Sciencemadness Discussion Board

Fluorescent Glass

ShadowWarrior4444 - 13-7-2008 at 01:22

While sweeping some of my glassware with UV, one of the test tubes decided to glow a particularly lovely blue color. What might be the cause of this?



Perhaps some rare-earth contamination at the glassblower...

[Edited on 7-13-2008 by ShadowWarrior4444]

not_important - 13-7-2008 at 06:30

Possibly cerium used as a decolouriser or added to make UV blocking glass.

12AX7 - 13-7-2008 at 07:38

Kinda looks like electron bombardment in hard vacuum of some glass I have.

Tim

ScienceSquirrel - 14-7-2008 at 04:16

I have some uranium glass, small pieces such as marbles and antique bead trays are readily available on eBay.
With a hand held UV lamp this is a good quickie experiment to impress after dinner as it fluoresces a beautiful light green.
http://en.wikipedia.org/wiki/Uranium_glass
Most bank notes have UV markings as well and tonic water fluoresces a beautiful blue.

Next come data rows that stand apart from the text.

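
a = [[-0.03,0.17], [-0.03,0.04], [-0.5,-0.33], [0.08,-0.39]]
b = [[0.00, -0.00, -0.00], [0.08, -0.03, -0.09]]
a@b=[[0.01, -0.01, -0.02], [0.0, -0.00, -0.0], [-0.03, 0.01, 0.03], [-0.03, 0.01, 0.04]]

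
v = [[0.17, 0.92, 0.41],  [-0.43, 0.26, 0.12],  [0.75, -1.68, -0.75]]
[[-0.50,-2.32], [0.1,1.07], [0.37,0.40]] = v @ [[-0.52, -3.61], [-0.22, -1.25], [-0.52, -1.35]]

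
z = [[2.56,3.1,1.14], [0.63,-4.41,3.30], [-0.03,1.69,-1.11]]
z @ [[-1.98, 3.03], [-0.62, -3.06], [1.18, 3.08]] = [[-5.65, 1.78],[5.38, 25.57],[-2.3, -8.68]]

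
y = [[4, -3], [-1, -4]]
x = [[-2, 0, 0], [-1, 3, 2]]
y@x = [[-5, -9, -6], [6, -12, -8]]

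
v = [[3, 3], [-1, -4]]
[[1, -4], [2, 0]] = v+[[-2, -7], [3, 4]]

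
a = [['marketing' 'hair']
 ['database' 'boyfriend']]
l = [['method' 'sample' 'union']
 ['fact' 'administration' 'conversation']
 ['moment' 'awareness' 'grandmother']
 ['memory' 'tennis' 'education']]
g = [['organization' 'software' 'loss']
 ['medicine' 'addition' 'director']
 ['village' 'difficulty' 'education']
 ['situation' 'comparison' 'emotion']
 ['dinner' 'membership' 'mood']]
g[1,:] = ['medicine', 'addition', 'director']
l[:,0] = ['method', 'fact', 'moment', 'memory']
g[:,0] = ['organization', 'medicine', 'village', 'situation', 'dinner']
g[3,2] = 'emotion'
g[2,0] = 'village'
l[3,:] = ['memory', 'tennis', 'education']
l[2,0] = 'moment'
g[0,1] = 'software'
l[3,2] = 'education'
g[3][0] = 'situation'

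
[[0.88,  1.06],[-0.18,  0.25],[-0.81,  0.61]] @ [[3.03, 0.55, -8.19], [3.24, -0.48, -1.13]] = [[6.1, -0.02, -8.4], [0.26, -0.22, 1.19], [-0.48, -0.74, 5.94]]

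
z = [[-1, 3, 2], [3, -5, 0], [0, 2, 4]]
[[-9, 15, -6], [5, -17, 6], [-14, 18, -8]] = z@[[0, -4, 2], [-1, 1, 0], [-3, 4, -2]]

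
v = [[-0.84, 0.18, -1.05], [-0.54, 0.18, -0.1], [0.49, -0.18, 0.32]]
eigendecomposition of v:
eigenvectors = [[(0.67+0j), 0.67-0.00j, 0.48+0.00j], [(0.37+0.48j), 0.37-0.48j, 0.86+0.00j], [-0.39-0.20j, -0.39+0.20j, (-0.19+0j)]]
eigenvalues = [(-0.12+0.44j), (-0.12-0.44j), (-0.1+0j)]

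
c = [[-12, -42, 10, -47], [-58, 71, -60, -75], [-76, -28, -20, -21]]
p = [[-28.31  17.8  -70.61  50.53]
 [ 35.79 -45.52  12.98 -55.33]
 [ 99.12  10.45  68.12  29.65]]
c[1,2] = -60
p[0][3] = 50.53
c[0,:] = [-12, -42, 10, -47]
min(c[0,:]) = -47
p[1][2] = 12.98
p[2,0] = 99.12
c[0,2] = 10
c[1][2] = -60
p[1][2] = 12.98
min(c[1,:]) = -75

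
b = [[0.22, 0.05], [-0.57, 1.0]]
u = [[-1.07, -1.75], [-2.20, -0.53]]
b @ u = [[-0.35, -0.41],[-1.59, 0.47]]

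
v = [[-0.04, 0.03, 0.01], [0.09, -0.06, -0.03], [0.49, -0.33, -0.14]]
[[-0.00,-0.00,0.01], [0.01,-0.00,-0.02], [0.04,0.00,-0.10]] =v@[[0.14,  0.03,  -0.12], [0.1,  0.00,  0.07], [-0.01,  0.1,  0.12]]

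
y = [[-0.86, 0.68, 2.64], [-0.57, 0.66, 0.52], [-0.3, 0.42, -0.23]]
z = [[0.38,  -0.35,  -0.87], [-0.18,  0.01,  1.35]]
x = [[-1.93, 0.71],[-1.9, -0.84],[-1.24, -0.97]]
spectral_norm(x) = 3.03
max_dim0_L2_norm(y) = 2.7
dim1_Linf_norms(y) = [2.64, 0.66, 0.42]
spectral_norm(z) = 1.66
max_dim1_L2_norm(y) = 2.86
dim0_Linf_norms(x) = [1.93, 0.97]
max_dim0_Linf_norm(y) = 2.64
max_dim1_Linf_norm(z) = 1.35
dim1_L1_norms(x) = [2.64, 2.74, 2.21]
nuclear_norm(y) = 3.80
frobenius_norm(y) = 3.09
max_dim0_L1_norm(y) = 3.39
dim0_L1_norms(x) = [5.07, 2.52]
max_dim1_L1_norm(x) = 2.74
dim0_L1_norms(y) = [1.73, 1.76, 3.39]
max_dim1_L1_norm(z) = 1.6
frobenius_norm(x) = 3.32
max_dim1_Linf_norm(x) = 1.93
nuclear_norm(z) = 2.01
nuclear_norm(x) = 4.39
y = x @ z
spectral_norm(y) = 2.98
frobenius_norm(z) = 1.70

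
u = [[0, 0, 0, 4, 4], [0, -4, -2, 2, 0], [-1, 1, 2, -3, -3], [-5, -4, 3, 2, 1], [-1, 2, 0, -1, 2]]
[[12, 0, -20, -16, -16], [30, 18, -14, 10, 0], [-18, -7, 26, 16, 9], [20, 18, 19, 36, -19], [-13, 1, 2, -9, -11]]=u @[[0, -5, -3, -5, 3], [-5, -2, 0, -3, 0], [-2, -5, 4, 1, 0], [3, 0, -3, 0, 0], [0, 0, -2, -4, -4]]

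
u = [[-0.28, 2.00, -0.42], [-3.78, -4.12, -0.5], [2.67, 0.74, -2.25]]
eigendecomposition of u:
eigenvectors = [[(0.32+0.43j), (0.32-0.43j), -0.30+0.00j], [(-0.67+0j), -0.67-0.00j, 0.53+0.00j], [(0.5-0.09j), 0.50+0.09j, 0.79+0.00j]]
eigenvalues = [(-1.95+2.36j), (-1.95-2.36j), (-2.75+0j)]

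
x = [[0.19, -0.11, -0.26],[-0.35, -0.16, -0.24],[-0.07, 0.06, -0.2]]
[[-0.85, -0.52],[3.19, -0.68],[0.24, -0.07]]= x@ [[-7.07, 0.11], [-4.41, 2.44], [-0.05, 1.04]]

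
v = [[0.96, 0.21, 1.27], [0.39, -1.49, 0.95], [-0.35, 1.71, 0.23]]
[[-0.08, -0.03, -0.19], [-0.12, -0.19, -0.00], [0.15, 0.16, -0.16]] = v @ [[-0.12, 0.01, -0.02],[0.06, 0.1, -0.08],[0.02, -0.05, -0.12]]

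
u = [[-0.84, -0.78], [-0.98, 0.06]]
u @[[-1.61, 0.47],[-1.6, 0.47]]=[[2.60,-0.76], [1.48,-0.43]]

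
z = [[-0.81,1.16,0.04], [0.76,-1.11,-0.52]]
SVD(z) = [[-0.70,0.71],[0.71,0.7]] @ diag([1.991502740020662, 0.342515454381545]) @ [[0.56, -0.81, -0.20],[-0.14, 0.15, -0.98]]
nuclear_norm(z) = 2.33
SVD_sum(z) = [[-0.78, 1.12, 0.28], [0.79, -1.15, -0.29]] + [[-0.03, 0.04, -0.24], [-0.03, 0.04, -0.23]]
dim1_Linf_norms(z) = [1.16, 1.11]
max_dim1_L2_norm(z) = 1.44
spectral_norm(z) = 1.99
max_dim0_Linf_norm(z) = 1.16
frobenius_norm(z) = 2.02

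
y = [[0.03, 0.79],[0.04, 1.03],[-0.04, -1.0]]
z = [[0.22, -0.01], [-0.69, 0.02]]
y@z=[[-0.54, 0.02], [-0.70, 0.02], [0.68, -0.02]]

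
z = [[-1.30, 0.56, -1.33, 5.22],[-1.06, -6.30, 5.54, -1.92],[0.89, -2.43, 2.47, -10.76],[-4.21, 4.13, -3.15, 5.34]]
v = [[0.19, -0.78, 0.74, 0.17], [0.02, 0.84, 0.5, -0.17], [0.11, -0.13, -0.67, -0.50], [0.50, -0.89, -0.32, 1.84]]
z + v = [[-1.11, -0.22, -0.59, 5.39],[-1.04, -5.46, 6.04, -2.09],[1.0, -2.56, 1.8, -11.26],[-3.71, 3.24, -3.47, 7.18]]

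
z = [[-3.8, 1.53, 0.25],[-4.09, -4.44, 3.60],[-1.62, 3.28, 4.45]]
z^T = [[-3.80,-4.09,-1.62], [1.53,-4.44,3.28], [0.25,3.60,4.45]]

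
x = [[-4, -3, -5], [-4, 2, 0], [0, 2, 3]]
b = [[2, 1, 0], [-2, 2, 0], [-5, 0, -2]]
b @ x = [[-12, -4, -10], [0, 10, 10], [20, 11, 19]]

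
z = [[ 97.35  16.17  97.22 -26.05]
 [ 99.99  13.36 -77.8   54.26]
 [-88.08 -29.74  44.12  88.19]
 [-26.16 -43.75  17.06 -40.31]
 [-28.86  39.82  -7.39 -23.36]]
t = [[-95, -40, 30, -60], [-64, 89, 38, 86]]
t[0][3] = -60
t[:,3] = [-60, 86]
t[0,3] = -60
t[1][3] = 86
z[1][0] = 99.99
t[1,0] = -64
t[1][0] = -64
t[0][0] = -95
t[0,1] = -40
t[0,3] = -60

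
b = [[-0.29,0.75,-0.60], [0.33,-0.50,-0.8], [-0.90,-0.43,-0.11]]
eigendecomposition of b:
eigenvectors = [[(0.58+0j), -0.22-0.53j, (-0.22+0.53j)], [(0.48+0j), 0.62+0.00j, (0.62-0j)], [-0.66+0.00j, 0.26-0.47j, (0.26+0.47j)]]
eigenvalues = [(1+0j), (-0.95+0.32j), (-0.95-0.32j)]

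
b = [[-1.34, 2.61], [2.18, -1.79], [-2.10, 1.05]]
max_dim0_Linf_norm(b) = 2.61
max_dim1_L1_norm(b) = 3.97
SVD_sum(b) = [[-1.97, 1.99], [1.98, -1.99], [-1.57, 1.58]] + [[0.63, 0.62],[0.2, 0.2],[-0.53, -0.53]]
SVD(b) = [[-0.62, -0.74],[0.62, -0.24],[-0.49, 0.63]] @ diag([4.543488317301391, 1.1972526510915675]) @ [[0.7, -0.71], [-0.71, -0.70]]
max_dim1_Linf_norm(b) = 2.61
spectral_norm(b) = 4.54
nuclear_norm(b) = 5.74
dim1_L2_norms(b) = [2.93, 2.82, 2.35]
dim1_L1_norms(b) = [3.95, 3.97, 3.15]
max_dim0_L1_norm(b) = 5.62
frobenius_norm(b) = 4.70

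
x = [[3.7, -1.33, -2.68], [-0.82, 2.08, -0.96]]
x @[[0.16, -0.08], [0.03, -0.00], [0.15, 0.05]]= [[0.15,  -0.43], [-0.21,  0.02]]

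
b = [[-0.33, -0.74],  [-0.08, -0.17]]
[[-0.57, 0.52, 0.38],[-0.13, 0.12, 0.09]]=b@ [[0.35,-0.31,-0.12], [0.62,-0.57,-0.46]]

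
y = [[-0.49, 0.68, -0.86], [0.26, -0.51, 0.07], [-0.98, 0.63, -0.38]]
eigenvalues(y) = [-1.56, 0.49, -0.31]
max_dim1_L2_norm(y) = 1.23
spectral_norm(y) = 1.72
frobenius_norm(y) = 1.81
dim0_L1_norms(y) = [1.73, 1.82, 1.31]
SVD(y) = [[-0.66, 0.75, -0.04], [0.29, 0.21, -0.93], [-0.69, -0.63, -0.36]] @ diag([1.7188947841550766, 0.4946298907861141, 0.2777444727539826]) @ [[0.63,  -0.6,  0.5],[0.62,  0.00,  -0.78],[0.47,  0.8,  0.38]]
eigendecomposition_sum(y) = [[-0.73, 0.82, -0.58], [0.23, -0.26, 0.18], [-0.73, 0.82, -0.58]] + [[0.25, 0.01, -0.24], [0.05, 0.00, -0.05], [-0.24, -0.01, 0.24]] + [[-0.01, -0.15, -0.04],[-0.02, -0.26, -0.07],[-0.01, -0.17, -0.04]]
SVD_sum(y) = [[-0.71,  0.69,  -0.57], [0.32,  -0.30,  0.25], [-0.74,  0.71,  -0.59]] + [[0.23, 0.00, -0.29], [0.07, 0.0, -0.08], [-0.19, -0.00, 0.24]] + [[-0.0, -0.01, -0.0], [-0.12, -0.21, -0.1], [-0.05, -0.08, -0.04]]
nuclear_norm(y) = 2.49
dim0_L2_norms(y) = [1.13, 1.06, 0.94]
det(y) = 0.24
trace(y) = -1.38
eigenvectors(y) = [[0.69, -0.7, 0.44], [-0.22, -0.13, 0.75], [0.69, 0.7, 0.50]]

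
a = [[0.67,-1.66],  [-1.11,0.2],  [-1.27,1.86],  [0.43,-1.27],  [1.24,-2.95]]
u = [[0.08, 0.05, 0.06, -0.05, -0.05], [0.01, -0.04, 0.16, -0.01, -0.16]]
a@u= [[0.04, 0.1, -0.23, -0.02, 0.23],[-0.09, -0.06, -0.03, 0.05, 0.02],[-0.08, -0.14, 0.22, 0.04, -0.23],[0.02, 0.07, -0.18, -0.01, 0.18],[0.07, 0.18, -0.4, -0.03, 0.41]]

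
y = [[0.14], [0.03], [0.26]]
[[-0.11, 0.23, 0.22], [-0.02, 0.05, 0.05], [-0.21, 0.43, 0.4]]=y@[[-0.82, 1.66, 1.54]]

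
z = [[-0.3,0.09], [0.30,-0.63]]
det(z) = 0.16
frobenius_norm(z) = 0.76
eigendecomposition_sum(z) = [[-0.2, -0.04],[-0.15, -0.03]] + [[-0.1, 0.13], [0.45, -0.60]]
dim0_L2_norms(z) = [0.42, 0.64]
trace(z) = -0.93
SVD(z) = [[-0.32,  0.95], [0.95,  0.32]] @ diag([0.7321482529510172, 0.22126666197322506]) @ [[0.52,-0.85],  [-0.85,-0.52]]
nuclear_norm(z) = 0.95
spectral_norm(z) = 0.73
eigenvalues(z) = [-0.23, -0.7]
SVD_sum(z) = [[-0.12, 0.20], [0.36, -0.59]] + [[-0.18,  -0.11],[-0.06,  -0.04]]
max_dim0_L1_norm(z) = 0.72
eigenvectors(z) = [[0.8, -0.22], [0.6, 0.98]]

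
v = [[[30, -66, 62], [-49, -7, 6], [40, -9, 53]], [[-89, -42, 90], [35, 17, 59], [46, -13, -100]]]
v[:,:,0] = [[30, -49, 40], [-89, 35, 46]]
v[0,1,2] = 6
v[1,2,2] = -100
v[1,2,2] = -100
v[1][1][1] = 17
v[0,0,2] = 62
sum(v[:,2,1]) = -22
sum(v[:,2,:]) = 17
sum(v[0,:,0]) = 21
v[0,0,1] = -66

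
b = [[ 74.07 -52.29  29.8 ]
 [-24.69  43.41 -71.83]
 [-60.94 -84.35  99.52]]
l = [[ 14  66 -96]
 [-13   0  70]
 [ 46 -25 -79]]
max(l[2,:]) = 46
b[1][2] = -71.83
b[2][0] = -60.94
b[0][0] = 74.07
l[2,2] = -79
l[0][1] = 66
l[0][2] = -96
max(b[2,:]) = 99.52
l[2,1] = -25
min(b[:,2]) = -71.83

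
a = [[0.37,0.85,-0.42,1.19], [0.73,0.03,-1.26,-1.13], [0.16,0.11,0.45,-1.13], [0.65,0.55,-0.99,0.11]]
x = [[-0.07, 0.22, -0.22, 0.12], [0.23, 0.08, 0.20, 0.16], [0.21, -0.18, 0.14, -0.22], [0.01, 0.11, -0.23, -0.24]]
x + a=[[0.3, 1.07, -0.64, 1.31], [0.96, 0.11, -1.06, -0.97], [0.37, -0.07, 0.59, -1.35], [0.66, 0.66, -1.22, -0.13]]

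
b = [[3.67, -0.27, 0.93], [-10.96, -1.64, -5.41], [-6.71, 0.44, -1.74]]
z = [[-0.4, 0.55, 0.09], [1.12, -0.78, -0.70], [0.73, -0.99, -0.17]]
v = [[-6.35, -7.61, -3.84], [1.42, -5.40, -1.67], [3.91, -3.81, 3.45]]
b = z @ v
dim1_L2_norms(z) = [0.69, 1.53, 1.24]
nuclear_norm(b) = 16.43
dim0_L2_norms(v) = [7.59, 10.08, 5.43]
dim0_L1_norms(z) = [2.25, 2.32, 0.96]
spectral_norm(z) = 2.03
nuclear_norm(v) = 20.97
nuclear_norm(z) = 2.51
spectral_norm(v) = 11.34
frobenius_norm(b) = 14.65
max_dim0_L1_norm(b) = 21.34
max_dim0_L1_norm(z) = 2.32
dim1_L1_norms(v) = [17.8, 8.49, 11.17]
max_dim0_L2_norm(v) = 10.08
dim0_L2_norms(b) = [13.36, 1.72, 5.76]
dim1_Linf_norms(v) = [7.61, 5.4, 3.91]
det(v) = 185.37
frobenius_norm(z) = 2.09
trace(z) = -1.35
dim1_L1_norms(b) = [4.87, 18.01, 8.89]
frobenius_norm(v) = 13.74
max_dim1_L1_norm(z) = 2.6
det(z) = -0.00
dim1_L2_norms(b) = [3.8, 12.33, 6.95]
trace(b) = 0.29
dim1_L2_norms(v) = [10.63, 5.83, 6.46]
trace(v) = -8.30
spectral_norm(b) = 14.53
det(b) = -0.16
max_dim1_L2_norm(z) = 1.53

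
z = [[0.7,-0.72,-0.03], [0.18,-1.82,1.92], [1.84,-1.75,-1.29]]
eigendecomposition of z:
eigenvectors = [[-0.79+0.00j,(0.16+0.13j),(0.16-0.13j)],  [(-0.45+0j),0.74+0.00j,0.74-0.00j],  [-0.42+0.00j,0.17+0.62j,(0.17-0.62j)]]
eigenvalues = [(0.27+0j), (-1.34+1.63j), (-1.34-1.63j)]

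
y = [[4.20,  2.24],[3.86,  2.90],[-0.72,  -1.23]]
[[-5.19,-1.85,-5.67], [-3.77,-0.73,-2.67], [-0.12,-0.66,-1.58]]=y @ [[-1.87, -1.06, -2.96], [1.19, 1.16, 3.02]]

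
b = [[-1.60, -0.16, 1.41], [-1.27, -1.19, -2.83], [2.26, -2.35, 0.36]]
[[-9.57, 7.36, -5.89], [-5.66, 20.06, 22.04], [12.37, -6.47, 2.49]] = b@[[5.55, -6.47, -1.22], [-0.0, -3.86, -3.14], [-0.49, -2.56, -5.92]]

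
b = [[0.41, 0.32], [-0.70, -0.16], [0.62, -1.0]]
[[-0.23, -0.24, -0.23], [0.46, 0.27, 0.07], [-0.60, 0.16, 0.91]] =b @ [[-0.7,-0.30,0.10], [0.17,-0.35,-0.85]]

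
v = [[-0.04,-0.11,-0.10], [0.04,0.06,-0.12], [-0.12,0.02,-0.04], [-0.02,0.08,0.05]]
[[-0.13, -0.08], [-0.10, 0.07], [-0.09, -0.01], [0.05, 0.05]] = v @ [[0.42, 0.28], [0.06, 0.72], [1.03, -0.12]]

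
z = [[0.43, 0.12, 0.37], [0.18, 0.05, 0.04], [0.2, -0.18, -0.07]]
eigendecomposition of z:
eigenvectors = [[-0.92,-0.50,-0.29], [-0.34,0.20,-0.8], [-0.2,0.84,0.53]]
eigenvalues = [0.55, -0.23, 0.09]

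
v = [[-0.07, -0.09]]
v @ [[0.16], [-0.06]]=[[-0.01]]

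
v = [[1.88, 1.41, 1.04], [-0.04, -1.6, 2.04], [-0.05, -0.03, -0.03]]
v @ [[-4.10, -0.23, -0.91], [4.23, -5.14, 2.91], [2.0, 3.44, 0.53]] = [[0.34, -4.10, 2.94], [-2.52, 15.25, -3.54], [0.02, 0.06, -0.06]]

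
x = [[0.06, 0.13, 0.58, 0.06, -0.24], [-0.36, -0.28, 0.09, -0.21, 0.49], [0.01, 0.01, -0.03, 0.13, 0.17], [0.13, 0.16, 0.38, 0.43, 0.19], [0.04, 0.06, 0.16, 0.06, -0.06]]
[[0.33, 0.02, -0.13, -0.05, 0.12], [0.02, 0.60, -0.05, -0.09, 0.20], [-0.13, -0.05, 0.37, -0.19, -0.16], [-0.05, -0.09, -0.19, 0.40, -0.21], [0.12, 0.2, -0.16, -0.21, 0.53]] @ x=[[0.01, 0.04, 0.20, -0.02, -0.11], [-0.22, -0.17, 0.06, -0.16, 0.25], [-0.02, -0.04, -0.19, -0.04, 0.04], [0.07, 0.07, 0.09, 0.15, 0.02], [-0.07, -0.04, 0.1, -0.11, -0.03]]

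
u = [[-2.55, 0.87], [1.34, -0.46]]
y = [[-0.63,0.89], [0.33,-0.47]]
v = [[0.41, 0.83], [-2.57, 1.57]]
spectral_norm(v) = 3.01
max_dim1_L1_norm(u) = 3.42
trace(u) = -3.01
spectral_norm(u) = 3.04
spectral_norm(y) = 1.23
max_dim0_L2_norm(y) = 1.01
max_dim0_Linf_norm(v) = 2.57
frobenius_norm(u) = 3.04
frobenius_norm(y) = 1.23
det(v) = 2.78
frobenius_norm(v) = 3.15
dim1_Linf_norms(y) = [0.89, 0.47]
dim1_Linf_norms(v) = [0.83, 2.57]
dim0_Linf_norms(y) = [0.63, 0.89]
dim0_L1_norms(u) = [3.89, 1.33]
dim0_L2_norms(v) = [2.6, 1.78]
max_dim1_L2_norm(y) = 1.09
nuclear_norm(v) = 3.93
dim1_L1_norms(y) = [1.52, 0.8]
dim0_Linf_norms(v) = [2.57, 1.57]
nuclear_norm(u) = 3.05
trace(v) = 1.98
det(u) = 0.01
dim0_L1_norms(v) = [2.98, 2.4]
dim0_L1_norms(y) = [0.96, 1.36]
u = y @ v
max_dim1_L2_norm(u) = 2.69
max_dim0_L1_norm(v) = 2.98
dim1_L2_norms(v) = [0.93, 3.01]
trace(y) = -1.10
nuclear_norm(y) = 1.23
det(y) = 0.00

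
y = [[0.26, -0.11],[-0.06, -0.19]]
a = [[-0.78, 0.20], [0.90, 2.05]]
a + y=[[-0.52,0.09], [0.84,1.86]]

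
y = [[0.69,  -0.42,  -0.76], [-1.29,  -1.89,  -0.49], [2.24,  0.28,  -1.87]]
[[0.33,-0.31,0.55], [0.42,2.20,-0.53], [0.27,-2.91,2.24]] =y@[[0.42, 0.23, -0.18],[-0.58, -1.73, 0.74],[0.27, 1.57, -1.30]]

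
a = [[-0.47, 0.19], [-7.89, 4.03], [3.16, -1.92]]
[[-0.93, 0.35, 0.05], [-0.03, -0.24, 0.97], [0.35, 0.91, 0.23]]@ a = [[-2.17, 1.14], [4.97, -2.84], [-6.62, 3.29]]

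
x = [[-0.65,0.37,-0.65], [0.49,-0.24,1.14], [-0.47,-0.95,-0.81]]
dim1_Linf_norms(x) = [0.65, 1.14, 0.95]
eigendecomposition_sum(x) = [[(-1.23-0j), (-0.83-0j), -0.82+0.00j],[(0.55+0j), 0.37+0.00j, 0.36-0.00j],[(0.34+0j), 0.23+0.00j, (0.23-0j)]] + [[(0.29-0.31j), (0.6-0.28j), 0.09-0.66j], [-0.03+0.46j, -0.30+0.65j, 0.39+0.61j], [-0.40-0.00j, (-0.59-0.24j), -0.52+0.37j]] + [[(0.29+0.31j), (0.6+0.28j), (0.09+0.66j)], [(-0.03-0.46j), (-0.3-0.65j), 0.39-0.61j], [(-0.4+0j), -0.59+0.24j, (-0.52-0.37j)]]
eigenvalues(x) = [(-0.63+0j), (-0.53+0.72j), (-0.53-0.72j)]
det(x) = -0.51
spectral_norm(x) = 1.79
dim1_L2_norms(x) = [0.99, 1.26, 1.33]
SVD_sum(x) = [[-0.42, -0.1, -0.72],[0.60, 0.15, 1.02],[-0.53, -0.13, -0.9]] + [[-0.05, 0.48, -0.04], [0.04, -0.38, 0.03], [0.09, -0.82, 0.07]] + [[-0.17,-0.01,0.10], [-0.15,-0.01,0.09], [-0.03,-0.0,0.02]]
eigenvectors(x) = [[0.89+0.00j, -0.43-0.36j, (-0.43+0.36j)],[(-0.39+0j), (0.62+0j), (0.62-0j)],[-0.24+0.00j, 0.03+0.54j, (0.03-0.54j)]]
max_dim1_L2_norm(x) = 1.33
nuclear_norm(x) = 3.10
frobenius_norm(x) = 2.09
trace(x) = -1.70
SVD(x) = [[0.47, -0.47, -0.75], [-0.66, 0.37, -0.65], [0.58, 0.80, -0.14]] @ diag([1.793692014891536, 1.032874887114895, 0.2730172582122536]) @ [[-0.5, -0.12, -0.85],[0.11, -0.99, 0.08],[0.86, 0.05, -0.51]]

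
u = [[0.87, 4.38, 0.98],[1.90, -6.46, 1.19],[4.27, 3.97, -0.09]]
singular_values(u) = [8.84, 4.67, 1.3]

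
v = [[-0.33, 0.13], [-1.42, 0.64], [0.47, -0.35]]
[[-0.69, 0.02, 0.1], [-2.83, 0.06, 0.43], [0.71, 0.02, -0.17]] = v @ [[2.72, -0.19, -0.22],[1.62, -0.32, 0.18]]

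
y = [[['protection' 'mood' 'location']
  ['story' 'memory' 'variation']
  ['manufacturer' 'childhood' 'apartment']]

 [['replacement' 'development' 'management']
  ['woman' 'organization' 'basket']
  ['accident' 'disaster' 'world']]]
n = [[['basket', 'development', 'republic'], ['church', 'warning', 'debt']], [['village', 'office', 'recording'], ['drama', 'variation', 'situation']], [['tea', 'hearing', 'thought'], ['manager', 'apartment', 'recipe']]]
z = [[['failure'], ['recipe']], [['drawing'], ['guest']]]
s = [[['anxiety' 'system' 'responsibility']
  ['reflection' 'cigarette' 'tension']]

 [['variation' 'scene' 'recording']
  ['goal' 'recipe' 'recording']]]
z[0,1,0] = 'recipe'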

chemkid - 14-7-2008 at 16:47

I have a whole page devoted to fluorescent items on my website (not sure how up to date it is). I really find it fascinating. Milk will fluoresce green likely from free riboflavin and well as denatured albumin protein (scrambled eggs). Vaseline fluoresces blue/green. I should check my glassware with my lamp!

As for mechanisms...probably rare earths, or maybe a actinides? Got a Geiger counter?

Chemkid

Nick F - 10-8-2008 at 05:03

Could be divalent Europium, that's a common blue phosphor.

not_important - 10-8-2008 at 06:59

Cerium gives a blue-white fluorescense, and has been used in both in UV absorbing glass and to decolour glass.

ycheff - 19-10-2008 at 04:12

Thulium (3+) gives blue color of luminescence.
Vanadium has absorbtion near 700-725 nm and glass has royal-blue color.

[Èçìåíåíî 19-10-2008 ... ycheff]

JohnWW - 21-10-2008 at 00:45

Quote:
Originally posted by ycheffVanadium has absorbtion near 700-725 nm and glass has royal-blue color.

Royal-blue stained glass is usually made with cobalt oxide added to the melt.